Unnamed: 0,id_kazakh_word,id_russian_word,kazakh_word,russian_word,cefr_level
0,0,0,Ол,Он,A1
1,2,1,оқып,читает,Unknown
2,1,2,кітап,книгу,Unknown


## Tabular CEFR Classifier

Load the sklearn pipeline trained on `data/text/kazparc_kz_ru_cefr_estimated.csv` and review sample predictions.

In [27]:
from pathlib import Path
import json
from joblib import load
import pandas as pd
from cefr.training import TabularTrainingConfig, train_tabular_model

MODEL_DIR = Path('models/kazparc_tabular_cefr')
MODEL_PATH = MODEL_DIR / 'model.joblib'
METRICS_PATH = MODEL_DIR / 'metrics.json'
DATA_PATH = Path('data/text/kazparc_kz_ru_cefr_estimated.csv')

if not MODEL_PATH.exists():
    cfg = TabularTrainingConfig(train_path=DATA_PATH, output_dir=MODEL_DIR)
    train_tabular_model(cfg)

classifier = load(MODEL_PATH)
metrics = json.loads(METRICS_PATH.read_text()) if METRICS_PATH.exists() else None
kazparc_df = pd.read_csv(DATA_PATH)
feature_columns = [
    col for col in kazparc_df.columns if col not in {'predicted_cefr', 'predicted_cefr_int'}
]

if metrics:
    print(f"Validation accuracy: {metrics['accuracy']:.3f}")

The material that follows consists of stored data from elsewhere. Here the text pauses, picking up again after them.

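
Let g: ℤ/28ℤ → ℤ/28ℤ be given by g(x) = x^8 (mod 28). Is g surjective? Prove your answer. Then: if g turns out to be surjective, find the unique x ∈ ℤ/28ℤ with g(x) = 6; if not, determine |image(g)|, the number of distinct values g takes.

8

g(6): Repeated squaring mod 28: 6^1 ≡ 6, 6^2 ≡ 6² = 36 ≡ 8, 6^4 ≡ 8² = 64 ≡ 8, 6^8 ≡ 8² = 64 ≡ 8. So 6^8 ≡ 8 (mod 28).
g(8): Repeated squaring mod 28: 8^1 ≡ 8, 8^2 ≡ 8² = 64 ≡ 8, 8^4 ≡ 8² = 64 ≡ 8, 8^8 ≡ 8² = 64 ≡ 8. So 8^8 ≡ 8 (mod 28).
So g(6) = g(8) = 8 while 6 ≠ 8, therefore g is not injective.
A non-injective map from the 28-element set ℤ/28ℤ to itself takes at most 27 distinct values, so it cannot be surjective. Hence g is not surjective.
Since g is not surjective, we determine |image(g)|. Computing x^8 mod 28 for each x (by repeated squaring, reducing mod 28 at every step), the values g(0), g(1), …, g(27) are: 0, 1, 4, 9, 16, 25, 8, 21, 8, 25, 16, 9, 4, 1, 0, 1, 4, 9, 16, 25, 8, 21, 8, 25, 16, 9, 4, 1.
The distinct values are {0, 1, 4, 8, 9, 16, 21, 25}; there are 8 of them.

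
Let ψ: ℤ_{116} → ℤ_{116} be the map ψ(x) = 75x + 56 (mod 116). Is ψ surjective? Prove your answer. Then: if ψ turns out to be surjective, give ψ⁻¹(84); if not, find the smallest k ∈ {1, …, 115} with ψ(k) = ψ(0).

104

Since gcd(75, 116) = 1, 75 is invertible modulo 116. Euclid's algorithm: 116 = 1·75 + 41, 75 = 1·41 + 34, 41 = 1·34 + 7, 34 = 4·7 + 6, 7 = 1·6 + 1; back-substituting gives 1 = 99·75 − 64·116, so 75⁻¹ ≡ 99 (mod 116).
Then y ↦ 99(y − 56) is a two-sided inverse to ψ, so every y ∈ ℤ_{116} has a preimage.
Hence ψ is surjective.
Since ψ is surjective, we compute ψ⁻¹(84): solve 75x + 56 ≡ 84 (mod 116), i.e. 75x ≡ 28 (mod 116).
Multiplying by 75⁻¹ = 99 gives x ≡ 99·28 = 2772 = 23·116 + 104 ≡ 104 (mod 116).
Check: ψ(104) = 75·104 + 56 = 7856 = 67·116 + 84 ≡ 84 (mod 116).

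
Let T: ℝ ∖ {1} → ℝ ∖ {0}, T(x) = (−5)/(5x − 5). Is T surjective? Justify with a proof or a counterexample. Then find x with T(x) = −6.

For any y ≠ 0, solving y(5x − 5) = −5 for x gives a well-defined x ≠ 1. So T is surjective.
Solving T(x) = −6: cross-multiplying gives −5 = −6(5x − 5), which rearranges to 30x = 35, so x = 7/6.

7/6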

sample = kazparc_df.sample(n=5, random_state=0)
proba = classifier.predict_proba(sample[feature_columns])
preds = classifier.predict(sample[feature_columns])
confidence = proba.max(axis=1)

pd.DataFrame({
    'kaz': sample['kaz'].values,
    'rus': sample['rus'].values,
    'true_cefr': sample['predicted_cefr'].values,
    'pred_cefr': preds,
    'confidence': confidence,
})

Validation accuracy: 0.860


Unnamed: 0,kaz,rus,true_cefr,pred_cefr,confidence
0,Маған бұдан былай жақсартудың қажеті жоқ.,Мне больше не нужно совершенствоваться.,A2,A2,0.798754
1,Бірақ басшылардың бірде-бірі жұмыс орнында жоқ.,Но ни одного из руководителей нет на рабочем м...,A2,A2,0.778494
2,Мұндай жағдайға әлемдік тарихтағы екі қасіретт...,Первые подобные случаи являются следствием дву...,C1,C1,0.728524
3,Бұл әрекеті қазір әлеуметтік желіде желдей есі...,Эта акция сейчас распространяется в социальных...,B2,B2,0.614697
4,Бірқатар өңірлер оның зардабын қатты тартуда.,Целый ряд регионов испытывает в ней острую пот...,B2,B2,0.760007


Set a random seed or slice the dataframe differently to inspect additional examples.